Relationship experts often suggest that you should go on at least two dates with a would-be suitor (psychopaths aside) before dismissing them altogether. Perhaps the same is true of hotels. Plenty charm guests into falling in love with them at first sight, others quite clearly have the appeal of Freddy Kruger, but occasionally you come across a hotel that deserves a second chance. Such is the case with Marstrands Havshotell, which opened in January on the island of Koon, in western Sweden.
Part shiny new youth hostel, part yachtie hangout, it looks more like a ferry terminal than a hostelry from the entrance. The minimalist reception is not so much Scandinavian cool as just plain chilly – a collection of white chairs here, grey floor there and a long, shiny bar that operates both as check-in and saloon. And, while the staff are friendly, on my visit the service was far from perfect; emails went unanswered and the reception desk was understaffed.
The hotel's website displays images of dreamy seaside holidays from yesteryear: photographs of ladders disappearing into the sea, toes crunching into seaweed and sweet little clapboard houses perched on a stony promontory are set against a soothing dove-grey background. Much is made of "breezes across your pillow" and "winding down with water and warmth". It all conveys the idea of a peaceful, homely seaside guesthouse, rather than a hangar-like new-build beside a large car park, on a shoreline limb.

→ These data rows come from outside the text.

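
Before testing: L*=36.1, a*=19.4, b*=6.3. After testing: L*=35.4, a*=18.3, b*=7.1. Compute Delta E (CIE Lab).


dL = 35.4 - 36.1 = -0.7
da = 18.3 - 19.4 = -1.1
db = 7.1 - 6.3 = 0.8
dE = sqrt((-0.7)^2 + (-1.1)^2 + (0.8)^2) = 1.53


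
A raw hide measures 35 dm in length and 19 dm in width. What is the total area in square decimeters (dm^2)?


665 dm^2

Area = length x width
Area = 35 x 19 = 665 dm^2


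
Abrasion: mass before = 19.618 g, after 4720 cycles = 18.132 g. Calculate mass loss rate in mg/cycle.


0.315 mg/cycle

Mass loss = 19.618 - 18.132 = 1.486 g
Rate = 1.486 / 4720 x 1000 = 0.315 mg/cycle


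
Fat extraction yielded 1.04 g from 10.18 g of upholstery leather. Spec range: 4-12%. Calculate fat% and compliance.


Fat% = 1.04 / 10.18 x 100 = 10.2%
Spec range: 4-12%
Compliant: Yes


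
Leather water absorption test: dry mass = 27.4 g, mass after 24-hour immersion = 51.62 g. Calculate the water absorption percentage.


88.4%

Water absorbed = 51.62 - 27.4 = 24.22 g
WA% = 24.22 / 27.4 x 100 = 88.4%


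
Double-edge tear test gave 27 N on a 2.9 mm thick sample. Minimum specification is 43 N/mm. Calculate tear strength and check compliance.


Tear strength = 27 / 2.9 = 9.3 N/mm
Required minimum = 43 N/mm
Compliant: No


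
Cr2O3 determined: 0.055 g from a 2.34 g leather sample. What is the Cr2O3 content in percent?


2.35%

Cr2O3% = 0.055 / 2.34 x 100
Cr2O3% = 2.35%


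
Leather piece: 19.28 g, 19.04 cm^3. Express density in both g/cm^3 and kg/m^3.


1.013 g/cm^3
1013 kg/m^3

Density = 19.28 / 19.04 = 1.013 g/cm^3
Convert: 1.013 x 1000 = 1013 kg/m^3


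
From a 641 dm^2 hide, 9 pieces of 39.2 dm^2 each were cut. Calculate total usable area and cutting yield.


Usable area = 352.8 dm^2
Yield = 55.0%

Total usable = 9 x 39.2 = 352.8 dm^2
Yield = 352.8 / 641 x 100 = 55.0%


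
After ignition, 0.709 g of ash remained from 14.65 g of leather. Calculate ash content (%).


Ash% = 0.709 / 14.65 x 100
Ash% = 4.84%


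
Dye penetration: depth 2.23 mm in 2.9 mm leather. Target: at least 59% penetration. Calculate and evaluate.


Penetration = 2.23 / 2.9 x 100 = 76.9%
Target: 59%
Meets target: Yes


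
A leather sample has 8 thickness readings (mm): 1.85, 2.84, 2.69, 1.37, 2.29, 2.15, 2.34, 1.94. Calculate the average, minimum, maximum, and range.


Sum = 17.47
Average = 17.47 / 8 = 2.18 mm
Minimum = 1.37 mm
Maximum = 2.84 mm
Range = 2.84 - 1.37 = 1.47 mm


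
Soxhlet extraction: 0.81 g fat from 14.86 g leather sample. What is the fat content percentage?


5.5%

Fat content = 0.81 / 14.86 x 100
Fat = 5.5%


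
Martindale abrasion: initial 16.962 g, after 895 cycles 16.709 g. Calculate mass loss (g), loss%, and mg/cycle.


Mass loss = 0.253 g
Loss = 1.49%
Rate = 0.283 mg/cycle

Loss = 16.962 - 16.709 = 0.253 g
Loss% = 0.253 / 16.962 x 100 = 1.49%
Rate = 0.253 / 895 x 1000 = 0.283 mg/cycle


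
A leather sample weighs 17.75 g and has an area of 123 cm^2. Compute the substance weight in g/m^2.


Substance weight = mass / area x 10000
SW = 17.75 / 123 x 10000
SW = 1443.1 g/m^2


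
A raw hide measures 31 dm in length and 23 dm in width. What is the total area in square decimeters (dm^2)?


713 dm^2

Area = length x width
Area = 31 x 23 = 713 dm^2


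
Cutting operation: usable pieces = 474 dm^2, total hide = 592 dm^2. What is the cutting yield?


80.1%

Yield = usable / total x 100
Yield = 474 / 592 x 100 = 80.1%


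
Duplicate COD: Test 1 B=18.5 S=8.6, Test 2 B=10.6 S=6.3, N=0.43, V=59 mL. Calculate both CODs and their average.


COD1 = (18.5 - 8.6) x 0.43 x 8000 / 59 = 577.2 mg/L
COD2 = (10.6 - 6.3) x 0.43 x 8000 / 59 = 250.7 mg/L
Average = (577.2 + 250.7) / 2 = 414.0 mg/L


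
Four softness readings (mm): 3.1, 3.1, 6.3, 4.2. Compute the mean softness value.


4.18 mm

Sum = 3.1 + 3.1 + 6.3 + 4.2
Mean = 16.7 / 4 = 4.18 mm


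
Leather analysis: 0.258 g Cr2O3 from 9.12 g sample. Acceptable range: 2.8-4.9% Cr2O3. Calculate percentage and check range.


Cr2O3% = 0.258 / 9.12 x 100 = 2.83%
Acceptable range: 2.8 to 4.9%
Within range: Yes


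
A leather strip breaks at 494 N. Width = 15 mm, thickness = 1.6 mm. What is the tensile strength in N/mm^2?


20.58 N/mm^2

Cross-sectional area = 15 x 1.6 = 24.0 mm^2
Tensile strength = 494 / 24.0 = 20.58 N/mm^2


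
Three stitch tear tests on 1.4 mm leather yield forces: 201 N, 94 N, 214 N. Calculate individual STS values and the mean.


STS1 = 201 / 1.4 = 143.6 N/mm
STS2 = 94 / 1.4 = 67.1 N/mm
STS3 = 214 / 1.4 = 152.9 N/mm
Mean = (143.6 + 67.1 + 152.9) / 3 = 121.2 N/mm


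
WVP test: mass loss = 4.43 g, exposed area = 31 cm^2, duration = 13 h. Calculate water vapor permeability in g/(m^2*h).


109.93 g/(m^2*h)

WVP = mass_loss / (area x time) x 10000
WVP = 4.43 / (31 x 13) x 10000
WVP = 4.43 / 403 x 10000 = 109.93 g/(m^2*h)


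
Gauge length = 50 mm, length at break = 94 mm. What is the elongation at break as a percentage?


88.0%


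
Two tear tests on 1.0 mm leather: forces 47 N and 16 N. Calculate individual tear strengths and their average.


Tear 1 = 47.0 N/mm
Tear 2 = 16.0 N/mm
Average = 31.5 N/mm


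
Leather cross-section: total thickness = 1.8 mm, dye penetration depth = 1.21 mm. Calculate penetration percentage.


67.2%

Penetration% = 1.21 / 1.8 x 100
Penetration = 67.2%


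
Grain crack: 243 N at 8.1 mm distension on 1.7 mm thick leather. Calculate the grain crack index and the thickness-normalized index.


Crack index = 30.0 N/mm
Normalized index = 17.6 N/mm per mm

Crack index = 243 / 8.1 = 30.0 N/mm
Normalized = 30.0 / 1.7 = 17.6 N/mm per mm


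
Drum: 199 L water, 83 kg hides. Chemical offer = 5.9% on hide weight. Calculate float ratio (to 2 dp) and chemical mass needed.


Float ratio = 2.40
Chemical needed = 4.897 kg


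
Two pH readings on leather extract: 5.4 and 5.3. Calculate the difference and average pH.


Difference = |5.4 - 5.3| = 0.1
Average = (5.4 + 5.3) / 2 = 5.35


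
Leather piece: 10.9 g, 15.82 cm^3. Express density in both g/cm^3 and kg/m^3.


0.689 g/cm^3
689 kg/m^3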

All of which creates a similar effect to going on a blind date and discovering that your companion is 10 years older and several pounds heavier than had been expecting.
But resist the urge to shuffle back through the hotel's revolving door. When the sun breaks through the clouds, the huge waterside terrace has the potential to come alive, particularly when the surrounding harbour is packed with visiting yachts. And, while the hotel's restaurant, with its lost-in-translation name of Otto's Kok, is undeniably expensive (129Skr/£12.50 for a small bowl of nettle soup, 206Skr/£19.50 for a warm vegetable salad), the food is very good and the restaurant's philosophy sound: seasonal, locally sourced, modern Swedish cuisine.
Fresh flowers, chairs that nod to mid-century Danish inspiration, butter served on a little shell, and rope looped around napkins are reminders that Otto cares about the details.
One compelling reason to check in to Marstrands Havshotell is because it's set right by the ferry service to Marstrand island (you can buy a return ticket for 20Skr/£1.90, at reception). Every 15 minutes or so, boats make the five-minute journey to one of the prettiest towns on Sweden's west coast: a collection of pastel-painted wooden houses, New England-style interiors shops, sailing outfitters, cafés, bars and leafy squares. Dominating all is a hilltop fort, Carlsten (visible over the water from a few of the hotel's rooms).
The island town was founded by the Norwegians in the 13th century (the locals are said to have grown rich on herring after the king sought special permission from the Pope to allow them to fish on saints' days), but the signing of the Roskilde Peace Treaty in 1658 transferred it into Swedish hands. Two hundred or so years later, the fort that King Carl X duly commissioned was completed. Today, tourists are its only invaders. Marstrand is one of the biggest tourist attractions in the Gothenburg region (it's only 45km or so from the city) and has been since society bathers started making a beeline for it in the 19th century.
For those who prefer hiking to history, there are good walks to be had back on the mainland, as well as sailing, diving, kayaking and wildlife-watching trips.
The hotel's 98 rooms are rather corporate in style, though rendered in a tasteful, Scandinavian fashion. In a nod to the maritime location, the colour schemes are either blue and white or green and white, and the cosy woollen rugs wouldn't look out of place on a yacht. Bathrooms are kept simple and white. Some rooms come with baths as well as showers, and some have a view of the adjacent harbour, or the fort on Marstrand island. There is also one top-end suite, a frenzy of white leather with shiny black tiles in the bathroom.
Though the comfort rating is high, with great beds, powerful showers and free Wi-Fi, the frills are minimal. When I visited there were no minibars, no kettles or any official form of room service and no in-room information. However, the hotel has since introduced room service to guests who request it.
So it's a surprise to find a veritable temple to indulgence down in the basement (let's skip over the distinctly odd "greenhouse" guest lounge that's been stuffed with plants and iron furniture and planted at the top of the building). In this comprehensive modern spa with driftwood, rope and other nautical design details, you will find an indoor pool, indoor hot tubs, outdoor hot tubs and various saunas and steam rooms. And, with locally inspired spa treatments such as seaweed baths and soaks in salty hot tubs on offer, this is the one feature of the hotel that might attract more than just the conference crowd – or indeed island-hoppers.
Appearances can sometimes be deceptive.
Marstrands Havshotell, Varvskajen 2, Koon Island, Marstrand, Sweden (00 46 303 240 200;marstrandshavshotell.se).